In that is the lesson for life. We want more of what we like and develop animosity and hatred for what makes us uncomfortable. Instead, if we were to look all of this as just part of life? How would that be? For that one second during meditation, I felt that. That infinite opening of the mind beckoning you to the secrets of the Universe. One second where I could understand that my throbbing knees were just that. Nothing more and nothing less.
For that, I can put up with the torture.
If you are keen on meditation, here’s what I suggest:
- Don’t start off by thinking you will have a crystal-clear mind. No. Be prepared for an avalanche of thoughts.
- Meditation can sharpen your focus. But that’s not the main focus of your practice. Think of why you want to meditate. I believe the best reasons are that you love yourself, and you want to generate love and goodwill to yourself and to everyone around you.
- Apps like Headspace and my favorite, Insight Timers, can help you with guided meditation if you are a beginner. But use guided meditation only for a while.
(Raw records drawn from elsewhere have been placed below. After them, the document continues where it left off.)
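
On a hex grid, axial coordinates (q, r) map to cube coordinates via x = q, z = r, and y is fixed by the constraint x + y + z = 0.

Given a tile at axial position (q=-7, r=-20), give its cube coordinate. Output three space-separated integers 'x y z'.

x = q = -7
z = r = -20
y = -x - z = -(-7) - (-20) = 27

Answer: -7 27 -20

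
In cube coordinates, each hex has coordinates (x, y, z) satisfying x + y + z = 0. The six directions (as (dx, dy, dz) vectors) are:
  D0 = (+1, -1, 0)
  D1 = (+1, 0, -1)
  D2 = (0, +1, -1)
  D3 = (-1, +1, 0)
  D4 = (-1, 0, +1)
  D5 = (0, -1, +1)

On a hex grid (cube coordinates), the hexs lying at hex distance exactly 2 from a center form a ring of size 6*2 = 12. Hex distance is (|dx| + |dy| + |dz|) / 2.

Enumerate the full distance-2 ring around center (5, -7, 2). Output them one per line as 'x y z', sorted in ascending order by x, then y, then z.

Answer: 3 -7 4
3 -6 3
3 -5 2
4 -8 4
4 -5 1
5 -9 4
5 -5 0
6 -9 3
6 -6 0
7 -9 2
7 -8 1
7 -7 0

Derivation:
Walk ring at distance 2 from (5, -7, 2):
Start at center + D4*2 = (3, -7, 4)
  hex 0: (3, -7, 4)
  hex 1: (4, -8, 4)
  hex 2: (5, -9, 4)
  hex 3: (6, -9, 3)
  hex 4: (7, -9, 2)
  hex 5: (7, -8, 1)
  hex 6: (7, -7, 0)
  hex 7: (6, -6, 0)
  hex 8: (5, -5, 0)
  hex 9: (4, -5, 1)
  hex 10: (3, -5, 2)
  hex 11: (3, -6, 3)
Sorted: 12 hexes.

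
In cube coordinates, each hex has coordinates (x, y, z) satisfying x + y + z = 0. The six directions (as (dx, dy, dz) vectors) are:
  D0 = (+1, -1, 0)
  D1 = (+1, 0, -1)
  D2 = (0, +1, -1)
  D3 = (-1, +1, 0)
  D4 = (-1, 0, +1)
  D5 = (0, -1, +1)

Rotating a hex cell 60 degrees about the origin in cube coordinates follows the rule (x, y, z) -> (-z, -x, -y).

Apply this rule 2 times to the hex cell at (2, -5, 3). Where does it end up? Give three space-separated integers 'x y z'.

Answer: -5 3 2

Derivation:
Start: (2, -5, 3)
Step 1: (2, -5, 3) -> (-(3), -(2), -(-5)) = (-3, -2, 5)
Step 2: (-3, -2, 5) -> (-(5), -(-3), -(-2)) = (-5, 3, 2)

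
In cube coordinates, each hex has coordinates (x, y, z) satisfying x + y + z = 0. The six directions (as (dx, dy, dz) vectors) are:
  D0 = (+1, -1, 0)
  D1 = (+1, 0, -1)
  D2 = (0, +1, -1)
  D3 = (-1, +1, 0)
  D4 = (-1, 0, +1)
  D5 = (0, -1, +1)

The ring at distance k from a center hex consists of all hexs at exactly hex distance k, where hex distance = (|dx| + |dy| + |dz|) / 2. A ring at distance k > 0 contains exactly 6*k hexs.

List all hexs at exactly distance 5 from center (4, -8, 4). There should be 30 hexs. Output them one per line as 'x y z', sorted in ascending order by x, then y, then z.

Answer: -1 -8 9
-1 -7 8
-1 -6 7
-1 -5 6
-1 -4 5
-1 -3 4
0 -9 9
0 -3 3
1 -10 9
1 -3 2
2 -11 9
2 -3 1
3 -12 9
3 -3 0
4 -13 9
4 -3 -1
5 -13 8
5 -4 -1
6 -13 7
6 -5 -1
7 -13 6
7 -6 -1
8 -13 5
8 -7 -1
9 -13 4
9 -12 3
9 -11 2
9 -10 1
9 -9 0
9 -8 -1

Derivation:
Walk ring at distance 5 from (4, -8, 4):
Start at center + D4*5 = (-1, -8, 9)
  hex 0: (-1, -8, 9)
  hex 1: (0, -9, 9)
  hex 2: (1, -10, 9)
  hex 3: (2, -11, 9)
  hex 4: (3, -12, 9)
  hex 5: (4, -13, 9)
  hex 6: (5, -13, 8)
  hex 7: (6, -13, 7)
  hex 8: (7, -13, 6)
  hex 9: (8, -13, 5)
  hex 10: (9, -13, 4)
  hex 11: (9, -12, 3)
  hex 12: (9, -11, 2)
  hex 13: (9, -10, 1)
  hex 14: (9, -9, 0)
  hex 15: (9, -8, -1)
  hex 16: (8, -7, -1)
  hex 17: (7, -6, -1)
  hex 18: (6, -5, -1)
  hex 19: (5, -4, -1)
  hex 20: (4, -3, -1)
  hex 21: (3, -3, 0)
  hex 22: (2, -3, 1)
  hex 23: (1, -3, 2)
  hex 24: (0, -3, 3)
  hex 25: (-1, -3, 4)
  hex 26: (-1, -4, 5)
  hex 27: (-1, -5, 6)
  hex 28: (-1, -6, 7)
  hex 29: (-1, -7, 8)
Sorted: 30 hexes.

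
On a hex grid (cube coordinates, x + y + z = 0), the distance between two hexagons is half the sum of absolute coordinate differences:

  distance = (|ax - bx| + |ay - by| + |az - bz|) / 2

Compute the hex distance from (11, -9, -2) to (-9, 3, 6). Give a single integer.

|ax - bx| = |11 - (-9)| = 20
|ay - by| = |-9 - 3| = 12
|az - bz| = |-2 - 6| = 8
distance = (20 + 12 + 8) / 2 = 40 / 2 = 20

Answer: 20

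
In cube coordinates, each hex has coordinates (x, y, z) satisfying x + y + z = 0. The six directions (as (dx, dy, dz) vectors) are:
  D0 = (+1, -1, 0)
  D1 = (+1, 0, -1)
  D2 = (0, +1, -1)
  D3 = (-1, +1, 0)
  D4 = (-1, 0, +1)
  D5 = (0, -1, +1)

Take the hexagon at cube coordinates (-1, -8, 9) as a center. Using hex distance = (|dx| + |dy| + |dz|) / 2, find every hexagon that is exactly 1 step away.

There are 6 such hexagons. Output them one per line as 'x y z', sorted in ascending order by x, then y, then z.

Walk ring at distance 1 from (-1, -8, 9):
Start at center + D4*1 = (-2, -8, 10)
  hex 0: (-2, -8, 10)
  hex 1: (-1, -9, 10)
  hex 2: (0, -9, 9)
  hex 3: (0, -8, 8)
  hex 4: (-1, -7, 8)
  hex 5: (-2, -7, 9)
Sorted: 6 hexes.

Answer: -2 -8 10
-2 -7 9
-1 -9 10
-1 -7 8
0 -9 9
0 -8 8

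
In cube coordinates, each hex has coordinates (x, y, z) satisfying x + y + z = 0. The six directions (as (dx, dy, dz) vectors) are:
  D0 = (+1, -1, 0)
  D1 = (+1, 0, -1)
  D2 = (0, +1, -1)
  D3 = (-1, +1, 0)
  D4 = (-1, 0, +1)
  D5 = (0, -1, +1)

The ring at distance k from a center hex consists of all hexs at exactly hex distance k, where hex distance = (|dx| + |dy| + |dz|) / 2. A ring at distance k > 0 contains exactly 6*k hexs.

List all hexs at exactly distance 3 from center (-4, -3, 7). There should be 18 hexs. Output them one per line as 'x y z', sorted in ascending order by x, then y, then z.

Walk ring at distance 3 from (-4, -3, 7):
Start at center + D4*3 = (-7, -3, 10)
  hex 0: (-7, -3, 10)
  hex 1: (-6, -4, 10)
  hex 2: (-5, -5, 10)
  hex 3: (-4, -6, 10)
  hex 4: (-3, -6, 9)
  hex 5: (-2, -6, 8)
  hex 6: (-1, -6, 7)
  hex 7: (-1, -5, 6)
  hex 8: (-1, -4, 5)
  hex 9: (-1, -3, 4)
  hex 10: (-2, -2, 4)
  hex 11: (-3, -1, 4)
  hex 12: (-4, 0, 4)
  hex 13: (-5, 0, 5)
  hex 14: (-6, 0, 6)
  hex 15: (-7, 0, 7)
  hex 16: (-7, -1, 8)
  hex 17: (-7, -2, 9)
Sorted: 18 hexes.

Answer: -7 -3 10
-7 -2 9
-7 -1 8
-7 0 7
-6 -4 10
-6 0 6
-5 -5 10
-5 0 5
-4 -6 10
-4 0 4
-3 -6 9
-3 -1 4
-2 -6 8
-2 -2 4
-1 -6 7
-1 -5 6
-1 -4 5
-1 -3 4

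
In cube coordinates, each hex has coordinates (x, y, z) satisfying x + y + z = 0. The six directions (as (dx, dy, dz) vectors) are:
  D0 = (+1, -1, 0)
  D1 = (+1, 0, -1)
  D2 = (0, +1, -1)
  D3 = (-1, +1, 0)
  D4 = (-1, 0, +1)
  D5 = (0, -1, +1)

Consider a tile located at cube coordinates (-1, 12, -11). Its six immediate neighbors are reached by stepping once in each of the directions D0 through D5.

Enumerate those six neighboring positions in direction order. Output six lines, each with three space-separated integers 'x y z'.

Center: (-1, 12, -11). Add each direction:
  D0: (-1, 12, -11) + (1, -1, 0) = (0, 11, -11)
  D1: (-1, 12, -11) + (1, 0, -1) = (0, 12, -12)
  D2: (-1, 12, -11) + (0, 1, -1) = (-1, 13, -12)
  D3: (-1, 12, -11) + (-1, 1, 0) = (-2, 13, -11)
  D4: (-1, 12, -11) + (-1, 0, 1) = (-2, 12, -10)
  D5: (-1, 12, -11) + (0, -1, 1) = (-1, 11, -10)

Answer: 0 11 -11
0 12 -12
-1 13 -12
-2 13 -11
-2 12 -10
-1 11 -10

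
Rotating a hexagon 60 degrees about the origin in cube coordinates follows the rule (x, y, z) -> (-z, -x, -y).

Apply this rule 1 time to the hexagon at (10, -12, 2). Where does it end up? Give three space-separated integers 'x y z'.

Start: (10, -12, 2)
Step 1: (10, -12, 2) -> (-(2), -(10), -(-12)) = (-2, -10, 12)

Answer: -2 -10 12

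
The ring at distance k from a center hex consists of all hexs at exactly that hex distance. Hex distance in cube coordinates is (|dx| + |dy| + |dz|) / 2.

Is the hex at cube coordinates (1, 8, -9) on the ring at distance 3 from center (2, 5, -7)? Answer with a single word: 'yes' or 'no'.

Answer: yes

Derivation:
|px - cx| = |1 - 2| = 1
|py - cy| = |8 - 5| = 3
|pz - cz| = |-9 - (-7)| = 2
distance = (1+3+2)/2 = 6/2 = 3
radius = 3; distance == radius -> yes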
Find a meditation technique that works for you and stick to that. From a real teacher.
- Avoid any ‘gurus’ unless you are comfortable with religion-based meditation
- Don’t think of 10-minute meditation sessions. Those only help to calm your mind, as I said earlier. Dedicate at least 30 minutes. My own experiences have taught me that it takes at least 20 minutes for my mind to just settle down. Work your way up to an hour.
- Start simple. Just focus on the breath, while realizing its nature. Remember breath without awareness is just breathing practice.
- Sit cross-legged unless you are absolutely unable to. Then, at all times, be a fairly straight spine. Not ram-rod straight, but just so that you don’t slouch.
- Be gentle with your practice. It’s not a game. It’s not about reaching some destination and target you have in mind.
- You will have crappy sessions, awful sessions, and sessions where you don’t want to meditate at all. But you are on the path of becoming a warrior of the self. Use every calamity to meditate.
- If you feel you had a great meditation session, then you need to meditate more.
2 Replies to “Why I Meditate”
Well said, Smitha. Thank you. Your suggestions at the end of the piece are down to earth and, for that reason, especially helpful to me as a beginner.
Happy if it helps us restless wanderers, Dave! I feel your pain!